Tchad : Le CSAPR propose un dialogue inclusif pour une paix durable et une cohabitation pacifique

Le Comité de suivi de l’appel à la paix et à la réconciliation nationale (CSAPR) a organisé au CEFOD, le mercredi 28 avril 2021, une journée de mobilisation et de réflexion pour une sortie honorable de l’impasse politique au Tchad. C’est pour exprimer sa préoccupation face à la situation politique suite à la disparition brutale du maréchal du Tchad, Idriss Deby Itno.

Pour les organisateurs, en vue de participer et contribuer activement et efficacement à une transition démocratique au Tchad, il faut impliquer les différentes organisations de la société civile dans la gestion de la crise actuelle. Pour ce faire, ils proposent la mise en place d’une transition civile suivie de l’adoption d’une nouvelle charte de transition, la désignation d’une forte personnalité neutre consensuelle pour diriger  la transition et l’organisation d’un dialogue inclusif,  ouvert à toutes les sensibilités pour discuter des problèmes qui préoccupent les tchadiens. Dans le souci de la réussite de cette transition démocratique, ils recommandent la désignation d’un médiateur international sur la crise sous les auspices des Nations-Unies et de l’Union Africaine. En sus, les membres du CSAPR appellent la communauté internationale à accompagner le processus de cette transition démocratique.  

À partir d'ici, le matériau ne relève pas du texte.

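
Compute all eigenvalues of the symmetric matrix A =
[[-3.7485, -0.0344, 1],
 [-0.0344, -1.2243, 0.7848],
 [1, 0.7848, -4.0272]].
sigma(A) ≈ {-5, -3, -1}

A is real symmetric, so its spectrum consists of real eigenvalues. Expanding the characteristic polynomial of the displayed matrix gives
  det(λ I - A) = p(λ) = λ^3 + (9)λ^2 + (23)λ + (15).
Solving p(λ) = 0 yields eigenvalues ≈ -5, -3, -1. (A is shown rounded to 4 decimals, so these recover the underlying integer eigenvalues to within that precision.)
Verification: the trace of A = -9 equals the sum of eigenvalues -9, and det(A) ≈ -14.9996 matches the eigenvalue product -15.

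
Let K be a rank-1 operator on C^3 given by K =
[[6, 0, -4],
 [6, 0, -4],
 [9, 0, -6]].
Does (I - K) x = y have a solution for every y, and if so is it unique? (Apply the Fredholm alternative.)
(I - K) is invertible (det(I - K) = 1 ≠ 0), so for every y in C^3 the equation (I - K) x = y has a unique solution.

K has rank 1, so it is an outer product K = u v^T: every row of K is a multiple of one row vector. Reading off the entries, u = (-2, -2, -3) and v = (-3, 0, 2) (row i of K equals u_i·v^T). A rank-one matrix u v^T satisfies K u = u (v·u) and kills the (2)-dimensional subspace v^⊥, so its characteristic polynomial is lambda^2 (lambda - v·u) with v·u = tr K = 0. Hence the eigenvalues of I - K are 1 (multiplicity 2) and 1 - (0) = 1, so det(I - K) = 1. (Direct check: I - K =
[[-5, 0, 4],
 [-6, 1, 4],
 [-9, 0, 7]]
has determinant 1.) The finite-dimensional Fredholm alternative says: either (I - K) is invertible, or ker(I - K) ≠ {0} and then range(I - K) = ker((I - K)^*)^⊥, with dim ker(I - K) = dim ker((I - K)^*). Since det(I - K) ≠ 0, 1 is not an eigenvalue of K and ker(I - K) = {0}, so we are in the first case: for every y there is a unique x = (I - K)^(-1) y. Explicitly, by the Sherman–Morrison formula, (I - u v^T)^(-1) = I + u v^T/(1 - v·u), i.e. (I - K)^(-1) = I + K.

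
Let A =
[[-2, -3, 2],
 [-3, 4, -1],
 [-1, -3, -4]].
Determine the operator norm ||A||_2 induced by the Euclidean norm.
||A||_2 ≈ 5.884 (= sqrt(largest eigenvalue of A^T A))

||A||_2 = sigma_max(A) = sqrt(lambda_max(A^T A)). Form the symmetric matrix M = A^T A =
[[14, -3, 3],
 [-3, 34, 2],
 [3, 2, 21]].
Its characteristic polynomial (trace, sum of principal 2x2 minors, determinant of M give the coefficients) is
  p(λ) = det(λ I - M) = λ^3 - 69λ^2 + 1462λ - 9409.
No integer candidate from the rational root theorem (±divisors of 9409) is a root, so the roots are irrational. The cubic discriminant is Δ = 7442897 > 0, so there are three distinct real roots. p(12) = -73 and p(13) = 133 have opposite signs, so a root lies in (12, 13); Newton's method refines it to λ ≈ 12.3209. p(22) = 7 and p(23) = -117 have opposite signs, so a root lies in (22, 23); Newton's method refines it to λ ≈ 22.0573. p(34) = -161 and p(35) = 111 have opposite signs, so a root lies in (34, 35); Newton's method refines it to λ ≈ 34.6218. Check (Vieta): the three roots sum to 69, matching tr M = 69.
So the eigenvalues of A^T A are ≈ 12.3209, 22.0573, 34.6218 (all ≥ 0, as they must be for A^T A). The largest is λ_max ≈ 34.6218, hence ||A||_2 = sqrt(λ_max) ≈ 5.884.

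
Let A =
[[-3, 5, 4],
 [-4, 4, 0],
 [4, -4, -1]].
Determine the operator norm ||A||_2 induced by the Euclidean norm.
||A||_2 ≈ 10.2919 (= sqrt(largest eigenvalue of A^T A))

||A||_2 = sigma_max(A) = sqrt(lambda_max(A^T A)). Form the symmetric matrix M = A^T A =
[[41, -47, -16],
 [-47, 57, 24],
 [-16, 24, 17]].
Its characteristic polynomial (trace, sum of principal 2x2 minors, determinant of M give the coefficients) is
  p(λ) = det(λ I - M) = λ^3 - 115λ^2 + 962λ - 64.
No integer candidate from the rational root theorem (±divisors of 64) is a root, so the roots are irrational. The cubic discriminant is Δ = 8415879556 > 0, so there are three distinct real roots. p(0) = -64 and p(1) = 784 have opposite signs, so a root lies in (0, 1); Newton's method refines it to λ ≈ 0.0671. p(9) = 8 and p(10) = -944 have opposite signs, so a root lies in (9, 10); Newton's method refines it to λ ≈ 9.0092. p(105) = -9304 and p(106) = 784 have opposite signs, so a root lies in (105, 106); Newton's method refines it to λ ≈ 105.9237. Check (Vieta): the three roots sum to 115, matching tr M = 115.
So the eigenvalues of A^T A are ≈ 0.0671, 9.0092, 105.9237 (all ≥ 0, as they must be for A^T A). The largest is λ_max ≈ 105.9237, hence ||A||_2 = sqrt(λ_max) ≈ 10.2919.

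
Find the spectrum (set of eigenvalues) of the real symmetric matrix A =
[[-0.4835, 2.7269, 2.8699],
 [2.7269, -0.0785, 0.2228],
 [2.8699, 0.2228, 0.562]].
sigma(A) ≈ {-4, 0, 4}

A is real symmetric, so its spectrum consists of real eigenvalues. Expanding the characteristic polynomial of the displayed matrix gives
  det(λ I - A) = p(λ) = λ^3 + (0)λ^2 + (-16)λ + (0).
Solving p(λ) = 0 yields eigenvalues ≈ -4, 0, 4. (A is shown rounded to 4 decimals, so these recover the underlying integer eigenvalues to within that precision.)
Verification: the trace of A = 0 equals the sum of eigenvalues 0, and det(A) ≈ 0.0001 matches the eigenvalue product 0.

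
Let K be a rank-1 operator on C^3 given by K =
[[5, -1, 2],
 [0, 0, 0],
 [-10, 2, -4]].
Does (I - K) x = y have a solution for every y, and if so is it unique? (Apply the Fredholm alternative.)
(I - K) is singular (det(I - K) = 0, i.e. 1 ∈ sigma(K)). (I - K) x = y is solvable iff y ⊥ ker((I - K)^*) = span{(5, -1, 2)}, i.e. iff 5y_1 - y_2 + 2y_3 = 0. When solvable, the solutions are x = y + c·(1, 0, -2), c arbitrary (ker(I - K) = span{(1, 0, -2)}, dimension 1).

K has rank 1, so it is an outer product K = u v^T: every row of K is a multiple of one row vector. Reading off the entries, u = (1, 0, -2) and v = (5, -1, 2) (row i of K equals u_i·v^T). A rank-one matrix u v^T satisfies K u = u (v·u) and kills the (2)-dimensional subspace v^⊥, so its characteristic polynomial is lambda^2 (lambda - v·u) with v·u = tr K = 1. Hence the eigenvalues of I - K are 1 (multiplicity 2) and 1 - (1) = 0, so det(I - K) = 0. (Direct check: I - K =
[[-4, 1, -2],
 [0, 1, 0],
 [10, -2, 5]]
has determinant 0.) So 1 is an eigenvalue of K and (I - K) is not invertible. The finite-dimensional Fredholm alternative says: either (I - K) is invertible, or ker(I - K) ≠ {0} and then range(I - K) = ker((I - K)^*)^⊥, with dim ker(I - K) = dim ker((I - K)^*). We are in the second case, so we need both kernels. Kernel of I - K: (I - K) u = u - u (v·u) = u - u = 0, so ker(I - K) = span{u} = span{(1, 0, -2)} (it is exactly 1-dimensional because rank(I - K) = 2). Kernel of the adjoint: K is real, so (I - K)^* = I - K^T = I - v u^T, and (I - v u^T) v = v - v (u·v) = 0; hence ker((I - K)^*) = span{v} = span{(5, -1, 2)}. Therefore (I - K) x = y is solvable iff <y, v> = 0, i.e. iff 5y_1 - y_2 + 2y_3 = 0. When this holds, K y = u (v·y) = 0, so (I - K) y = y and x = y is a particular solution; the full solution set is the line x = y + c·u = y + c·(1, 0, -2), c ∈ C.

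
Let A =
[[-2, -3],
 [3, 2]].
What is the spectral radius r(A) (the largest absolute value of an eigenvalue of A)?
r(A) = sqrt(5) ≈ 2.2361

The eigenvalues of A are the roots of its characteristic polynomial. With M = A (coefficients from the trace and determinant):
  p(λ) = det(λ I - M) = λ^2 + 5.
For λ^2 + 5 the discriminant is -20. It is negative, so the roots are the complex-conjugate pair λ = 0 ± (sqrt(20)/2) i ≈ 0 ± 2.2361i. For a conjugate pair the product of the roots equals the constant term, so |λ|^2 = 5 and |λ| = sqrt(5) ≈ 2.2361.
Thus the eigenvalues (to 4 decimals) are 0 ± 2.2361i (modulus 2.2361). The spectral radius is the largest modulus: r(A) = sqrt(5) ≈ 2.2361. (Cross-check: r(A) ≤ ||A||_2 ≈ 5; equality holds whenever A is normal, though it can also hold for some non-normal A.)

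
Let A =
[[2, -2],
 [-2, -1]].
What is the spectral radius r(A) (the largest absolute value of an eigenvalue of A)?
r(A) = 3

The eigenvalues of A are the roots of its characteristic polynomial. With M = A (coefficients from the trace and determinant):
  p(λ) = det(λ I - M) = λ^2 - λ - 6.
For λ^2 - λ - 6 the discriminant is 25. It is a perfect square (5^2), so the roots are rational: λ = (1 ± 5)/2 = 3, -2.
Thus the eigenvalues (to 4 decimals) are 3 (modulus 3); -2 (modulus 2). The spectral radius is the largest modulus: r(A) = 3. (Cross-check: r(A) ≤ ||A||_2 ≈ 3; equality holds whenever A is normal, though it can also hold for some non-normal A.)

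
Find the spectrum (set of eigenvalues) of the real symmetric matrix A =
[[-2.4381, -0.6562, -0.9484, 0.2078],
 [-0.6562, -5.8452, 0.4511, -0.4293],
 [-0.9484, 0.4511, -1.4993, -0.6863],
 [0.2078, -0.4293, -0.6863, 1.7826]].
sigma(A) ≈ {-6, -3, -1, 2}

A is real symmetric, so its spectrum consists of real eigenvalues. Expanding the characteristic polynomial of the displayed matrix gives
  det(λ I - A) = p(λ) = λ^4 + (8)λ^3 + (7)λ^2 + (-36)λ + (-36).
Solving p(λ) = 0 yields eigenvalues ≈ -6, -3, -1, 2. (A is shown rounded to 4 decimals, so these recover the underlying integer eigenvalues to within that precision.)
Verification: the trace of A = -8 equals the sum of eigenvalues -8, and det(A) ≈ -35.9997 matches the eigenvalue product -36.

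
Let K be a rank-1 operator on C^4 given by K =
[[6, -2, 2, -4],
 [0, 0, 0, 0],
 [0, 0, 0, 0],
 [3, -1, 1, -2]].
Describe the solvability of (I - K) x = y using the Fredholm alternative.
(I - K) is invertible (det(I - K) = -3 ≠ 0), so for every y in C^4 the equation (I - K) x = y has a unique solution.

K has rank 1, so it is an outer product K = u v^T: every row of K is a multiple of one row vector. Reading off the entries, u = (-2, 0, 0, -1) and v = (-3, 1, -1, 2) (row i of K equals u_i·v^T). A rank-one matrix u v^T satisfies K u = u (v·u) and kills the (3)-dimensional subspace v^⊥, so its characteristic polynomial is lambda^3 (lambda - v·u) with v·u = tr K = 4. Hence the eigenvalues of I - K are 1 (multiplicity 3) and 1 - (4) = -3, so det(I - K) = -3. (Direct check: I - K =
[[-5, 2, -2, 4],
 [0, 1, 0, 0],
 [0, 0, 1, 0],
 [-3, 1, -1, 3]]
has determinant -3.) The finite-dimensional Fredholm alternative says: either (I - K) is invertible, or ker(I - K) ≠ {0} and then range(I - K) = ker((I - K)^*)^⊥, with dim ker(I - K) = dim ker((I - K)^*). Since det(I - K) ≠ 0, 1 is not an eigenvalue of K and ker(I - K) = {0}, so we are in the first case: for every y there is a unique x = (I - K)^(-1) y. Explicitly, by the Sherman–Morrison formula, (I - u v^T)^(-1) = I + u v^T/(1 - v·u), i.e. (I - K)^(-1) = I + K/(-3).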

Aux différents participants à cette journée, les organisateurs leur proposent de s’engager à participer activement à la réussite de cette  transition en mettant en place un observatoire citoyen de la transition et un groupe de plaidoyer tout en œuvrant de façon permanente pour la consolidation de la paix, de l’unité et de la cohabitation pacifique.  Ils demandent un cesser le feu immédiat entre les différents groupes rebelles et l’armée régulière afin de s’engager dans un processus de réconciliation nationale.

S’agissant des différentes manifestations pacifiques contre le Conseil militaire de transition, la prise du pouvoir le 20 avril 2021 par les militaires, les organisateurs de la journée dénoncent la répression exercée sur les manifestants et demandent l’ouverture d’une enquête indépendante contre les acteurs, les commanditaires et les complices pour situer les responsabilités et mettre en place un mécanisme de réparations des victimes.